Pages:
376
Publisher:
Bloomsbury USA
Release
Date: 31st
March 2015
Edition:
US hardback,
purchased
Other
Titles by this Author: Open
Road Summer
It’s
been a year since it happened – when Paige Hancock’s first boyfriend died in an
accident. After shutting out the world for two years, Paige is finally ready
for a second chance at high school…
First:
Get her old crush, Ryan Chase, to date her – the perfect way to convince
everyone she’s back to normal.
Next:
Join a club – simple, it’s high school after all.
But
when Ryan’s sweet, nerdy cousin, Max, moves to town and recruits Paige for the
Quiz Bowl team (of all things!) her perfect plan is thrown for a serious loop. Will
Paige be able to face her fears and finally open herself up to the life she was
meant to live?
Open
Road Summer bowled
me over when I read it a few weeks ago so I practically ran to Barnes and Noble
to grab The Start of Me and You on
release day. It was perfect.
Paige’s grief over Aaron is all
jumbled up.

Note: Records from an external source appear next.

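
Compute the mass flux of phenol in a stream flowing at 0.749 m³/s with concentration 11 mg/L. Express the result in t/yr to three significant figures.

Mass flux = Q·C = 0.749 m³/s × 11 g/m³ = 8.239 g/s.
= 8.239 g/s × 31.56 = 260 t/yr.

260 t/yr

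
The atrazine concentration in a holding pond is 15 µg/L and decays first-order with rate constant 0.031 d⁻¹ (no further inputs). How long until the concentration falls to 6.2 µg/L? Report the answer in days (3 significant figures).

t = ln(C₀/C)/k = ln(15/6.2)/0.031 = 0.8835/0.031 = 28.5 d.

28.5 d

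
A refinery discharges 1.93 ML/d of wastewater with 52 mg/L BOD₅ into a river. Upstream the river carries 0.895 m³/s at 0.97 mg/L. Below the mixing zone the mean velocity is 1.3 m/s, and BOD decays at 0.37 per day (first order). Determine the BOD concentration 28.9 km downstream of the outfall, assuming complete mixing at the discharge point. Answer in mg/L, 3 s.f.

1.93 ML/d = 0.02234 m³/s.
After complete mixing, C₀ = (0.02234·52 + 0.895·0.97) / 0.9173 = 2.213 mg/L.
Travel time t = 2.89e+04 m / 1.3 m/s = 2.223e+04 s = 0.2573 d.
C = 2.213·exp(−0.37·0.2573) = 2.213·0.9092 = 2.012 mg/L.

2.01 mg/L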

It’s been a year and she still freezes with guilt and shame every time
she feels a shred of happiness. A few month relationship has resulted in a
broken heart in the most unexpected way possible and she’s still struggling to
move on from the grief of it. I love how complexly her emotions are portrayed,
how realistically. Everything about her grief rang true, especially the
resulting grief of moving on, and it made Paige’s discoveries even more
poignant.
Friendship is the blood that runs
through this novel just like in Open Road
Summer. Following Aaron’s death it was Tessa, Morgan and Kayleigh that held
her together. They gave her space, a shoulder to cry on, provided a distraction
or whatever it is that she needed, regardless of what it is. They’re exactly
the type of friends everyone needs through the bad times, but also through the
good. All four girls are very different in personalities, appearance and
situation and that brings so many different dimensions to their friendship; it
just works. The significance of the friendship to all four girls is so
important to each of them as well as to the novel and I was so glad.

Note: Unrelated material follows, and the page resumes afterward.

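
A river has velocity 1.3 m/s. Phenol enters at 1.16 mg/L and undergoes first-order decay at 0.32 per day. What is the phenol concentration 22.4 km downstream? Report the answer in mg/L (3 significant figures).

Travel time t = 22.4 km / 1.3 m/s = 2.24e+04/1.3 = 1.723e+04 s = 0.1994 d.
First-order decay: C = 1.16·exp(−0.32·0.1994) = 1.16·0.9382 = 1.088 mg/L.

1.09 mg/L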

But the friendship doesn’t get in
the way of Paige and Max. Cute, nerdy, adorable Max became Paige’s life raft;
someone to hold her secrets and listen to her fall apart and put her back
together again. I loved the banter, the teasing and the bond between them that
built without Paige even realising. I love it when a romance develops from a
friendship; it has another level of depth and intimacy that a straight-to-love
one does sometimes.
Paige’s story is the type that
she herself would write. She’s a budding screenwriter who has spent years
analysing and decoding her favourite episodes of TV shows and working out what
makes the bad ones bad. I really enjoyed seeing her process and how thoroughly
she loved it. Her determination to get on the NYU summer course and take a step
towards doing something for herself and her career. The fact that Paige managed
to put so much effort into it while dealing with her incredibly strange
parental situation, her grammy’s Alzheimer’s and trying to complete her
get-back-on-track list made her all the more amazing.
With only two books Emery Lord
has become a favourite author. Her novels are full of warmth, friendship,
heart-ache and a love story that gives me goosebumps. Utter perfection.